Researchers led by the University of Adelaide in Australia have for the first time shown how potential anti- diabetic drugs interact with their target in the body at the molecular level.

The new potential drugs have a completely different action than the most commonly prescribed anti-diabetic, Metformin, which acts on the liver to reduce glucose production

They target a protein receptor known as PPARgamma found in fat tissue throughout the body, either fully or partially activating it in order to lower blood sugar by increasing sensitivity to insulin and changing the metabolism of fat and sugar.

"Type two diabetes is characterised by resistance to insulin with subsequent high blood sugar which leads to serious disease. It is usually associated with poor lifestyle factors such as diet and lack of exercise," said John Bruning, from University of Adelaide.

"People with severe diabetes need to take insulin but having to inject this can be problematic, and it's difficult to get insulin levels just right," said Bruning.

"It's highly desirable for people to come off insulin injections and instead use oral therapeutics," he said.

In a study published in the Journal of Medicinal Chemistry, researchers describe 14 different versions of a drug which partially activates PPARgamma were produced.

Partial activation can have the benefit of fewer side- effects than full activation.

The original drug, INT131, is currently being tested in clinical trials in the US but some of the versions produced at the University of Adelaide have increased potency compared to the original, with the potential to further improve the treatment of type 2 diabetes.

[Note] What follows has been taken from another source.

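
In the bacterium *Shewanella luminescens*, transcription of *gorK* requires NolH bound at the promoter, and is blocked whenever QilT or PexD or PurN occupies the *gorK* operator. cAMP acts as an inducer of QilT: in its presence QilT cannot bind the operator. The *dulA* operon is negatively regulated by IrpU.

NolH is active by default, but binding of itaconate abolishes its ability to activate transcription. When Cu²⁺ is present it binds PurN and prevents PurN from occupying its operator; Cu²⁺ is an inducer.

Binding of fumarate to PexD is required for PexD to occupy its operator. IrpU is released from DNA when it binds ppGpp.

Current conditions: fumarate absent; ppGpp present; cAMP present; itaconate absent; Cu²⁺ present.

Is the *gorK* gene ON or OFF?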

In another study published in the journal BBA-General Subjects, researchers used X-ray crystallography to demonstrate for the first time exactly how a potential new drug, rivoglitazone, binds with the PPARgamma receptor.

Rivoglitazone fully activates PPARgamma but has less side effects than others with this mode of action.

"Showing how this compound interacts with its target is a key step towards being able to design new therapeutics with higher efficiencies and less side-effects," said Harinda Rajapaksha, from Flinders University in the Australia.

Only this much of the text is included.